Later, his younger sons Marlin and Michael would join what would become known as the Jackson 5. Jackson managed the group with a firm hand and worked to promote them to a broader audience. In 1965, he sent a tape of the Jackson 5 to Motown founder Berry Gordy, who returned it with no offer to sign the band.

But by 1967, the Jackson 5 was performing in the Apollo theater. A year later, Motown signed the band, and by 1970 they were an international sensation with hits such as “ABC” and “I’ll Be There.” Jackson broke from Motown in 1975, believing that the label was stifling the band’s creativity. The Jackson 5 moved to Epic, a move that paved the way for Michael Jackson’s phenomenal success.

But Jackson’s distant nature and alleged physical abuse of his children led Michael and his siblings to dismiss their father as manager. In later years, Michael and Janet Jackson would indicate ambivalent attitudes toward their father, recalling their love for him as well as his abusive behavior.
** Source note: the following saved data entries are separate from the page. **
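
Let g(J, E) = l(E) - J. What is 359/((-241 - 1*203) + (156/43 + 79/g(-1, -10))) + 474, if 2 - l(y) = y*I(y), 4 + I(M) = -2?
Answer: 512343117/1082749 ≈ 473.19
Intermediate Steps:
I(M) = -6 (I(M) = -4 - 2 = -6)
l(y) = 2 + 6*y (l(y) = 2 - y*(-6) = 2 - (-6)*y = 2 + 6*y)
g(J, E) = 2 - J + 6*E (g(J, E) = (2 + 6*E) - J = 2 - J + 6*E)
359/((-241 - 1*203) + (156/43 + 79/g(-1, -10))) + 474 = 359/((-241 - 1*203) + (156/43 + 79/(2 - 1*(-1) + 6*(-10)))) + 474 = 359/((-241 - 203) + (156*(1/43) + 79/(2 + 1 - 60))) + 474 = 359/(-444 + (156/43 + 79/(-57))) + 474 = 359/(-444 + (156/43 + 79*(-1/57))) + 474 = 359/(-444 + (156/43 - 79/57)) + 474 = 359/(-444 + 5495/2451) + 474 = 359/(-1082749/2451) + 474 = -2451/1082749*359 + 474 = -879909/1082749 + 474 = 512343117/1082749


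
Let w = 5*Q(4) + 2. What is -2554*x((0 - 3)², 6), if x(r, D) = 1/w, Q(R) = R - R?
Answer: -1277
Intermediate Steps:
Q(R) = 0
w = 2 (w = 5*0 + 2 = 0 + 2 = 2)
x(r, D) = ½ (x(r, D) = 1/2 = ½)
-2554*x((0 - 3)², 6) = -2554*½ = -1277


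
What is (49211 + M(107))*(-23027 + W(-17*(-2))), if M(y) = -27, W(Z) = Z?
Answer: -1130887712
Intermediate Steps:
(49211 + M(107))*(-23027 + W(-17*(-2))) = (49211 - 27)*(-23027 - 17*(-2)) = 49184*(-23027 + 34) = 49184*(-22993) = -1130887712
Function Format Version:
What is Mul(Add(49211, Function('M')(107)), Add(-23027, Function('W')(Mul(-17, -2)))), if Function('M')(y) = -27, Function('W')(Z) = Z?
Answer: -1130887712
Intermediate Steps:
Mul(Add(49211, Function('M')(107)), Add(-23027, Function('W')(Mul(-17, -2)))) = Mul(Add(49211, -27), Add(-23027, Mul(-17, -2))) = Mul(49184, Add(-23027, 34)) = Mul(49184, -22993) = -1130887712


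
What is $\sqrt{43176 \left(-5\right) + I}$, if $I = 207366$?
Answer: $3 i \sqrt{946} \approx 92.271 i$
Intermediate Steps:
$\sqrt{43176 \left(-5\right) + I} = \sqrt{43176 \left(-5\right) + 207366} = \sqrt{-215880 + 207366} = \sqrt{-8514} = 3 i \sqrt{946}$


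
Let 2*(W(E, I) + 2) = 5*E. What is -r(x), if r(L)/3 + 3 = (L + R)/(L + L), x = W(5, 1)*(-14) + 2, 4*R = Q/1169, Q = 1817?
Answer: 10175751/1356040 ≈ 7.5040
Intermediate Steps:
R = 1817/4676 (R = (1817/1169)/4 = (1817*(1/1169))/4 = (¼)*(1817/1169) = 1817/4676 ≈ 0.38858)
W(E, I) = -2 + 5*E/2 (W(E, I) = -2 + (5*E)/2 = -2 + 5*E/2)
x = -145 (x = (-2 + (5/2)*5)*(-14) + 2 = (-2 + 25/2)*(-14) + 2 = (21/2)*(-14) + 2 = -147 + 2 = -145)
r(L) = -9 + 3*(1817/4676 + L)/(2*L) (r(L) = -9 + 3*((L + 1817/4676)/(L + L)) = -9 + 3*((1817/4676 + L)/((2*L))) = -9 + 3*((1817/4676 + L)*(1/(2*L))) = -9 + 3*((1817/4676 + L)/(2*L)) = -9 + 3*(1817/4676 + L)/(2*L))
-r(x) = -3*(1817 - 23380*(-145))/(9352*(-145)) = -3*(-1)*(1817 + 3390100)/(9352*145) = -3*(-1)*3391917/(9352*145) = -1*(-10175751/1356040) = 10175751/1356040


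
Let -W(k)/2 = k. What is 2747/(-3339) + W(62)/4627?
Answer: -267845/315297 ≈ -0.84950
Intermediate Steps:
W(k) = -2*k
2747/(-3339) + W(62)/4627 = 2747/(-3339) - 2*62/4627 = 2747*(-1/3339) - 124*1/4627 = -2747/3339 - 124/4627 = -267845/315297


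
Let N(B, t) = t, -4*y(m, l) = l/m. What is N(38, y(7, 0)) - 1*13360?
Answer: -13360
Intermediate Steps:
y(m, l) = -l/(4*m)
N(38, y(7, 0)) - 1*13360 = -1/4*0/7 - 1*13360 = -1/4*0*1/7 - 13360 = 0 - 13360 = -13360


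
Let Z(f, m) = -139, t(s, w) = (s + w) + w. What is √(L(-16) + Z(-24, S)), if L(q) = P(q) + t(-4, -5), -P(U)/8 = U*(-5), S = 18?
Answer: I*√793 ≈ 28.16*I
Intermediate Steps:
t(s, w) = s + 2*w
P(U) = 40*U (P(U) = -8*U*(-5) = -(-40)*U = 40*U)
L(q) = -14 + 40*q (L(q) = 40*q + (-4 + 2*(-5)) = 40*q + (-4 - 10) = 40*q - 14 = -14 + 40*q)
√(L(-16) + Z(-24, S)) = √((-14 + 40*(-16)) - 139) = √((-14 - 640) - 139) = √(-654 - 139) = √(-793) = I*√793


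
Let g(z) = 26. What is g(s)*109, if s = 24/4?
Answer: 2834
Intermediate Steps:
s = 6 (s = 24*(¼) = 6)
g(s)*109 = 26*109 = 2834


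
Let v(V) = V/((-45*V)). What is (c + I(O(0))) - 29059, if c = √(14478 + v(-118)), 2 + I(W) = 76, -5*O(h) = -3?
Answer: -28985 + √3257545/15 ≈ -28865.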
In his own interviews, Joe Jackson maintained he never hit his children, but used “a switch and a belt.” In a 2010 interview with Oprah Winfrey, Jackson said he didn’t regret hitting his children, believing that it helped lead to their musical success. “I’m glad I was tough, because look what I came out with,” he said in another interview in 2013.

In his later years, Jackson was reportedly living alone, with most of his family members having grown estranged from him over the years. In 2009, Jackson filed a petition seeking an allowance of $15,000 a month from Michael’s estate. Several years later, an unnamed family member told the New York Post that Joseph Jackson was “no longer a part of the family.” Jackson’s net worth was estimated by some this year to be $500,000.

Jackson remained active on Twitter, tweeting about his travels in his interest in the financial markets. On Sunday, he posted his final tweet, musing, “I have see more sunsets than I left to see.” Jackson was reportedly hospitalized on Friday with terminal cancer.

Members of Jackson’s family including daughter La Toya and grandsons Prince and Randy Jr., also remembered Joseph Jackson on social media Wednesday.

This weekend, Janet Jackson, the youngest of the Jackson children, paid tribute to her father while accepting an award. “My mother nourished me with the most extravagant love imaginable,” she said. “My father, my incredible father drove me to be the best I can. My siblings set an incredibly high standard, a high bar for artistic excellence.”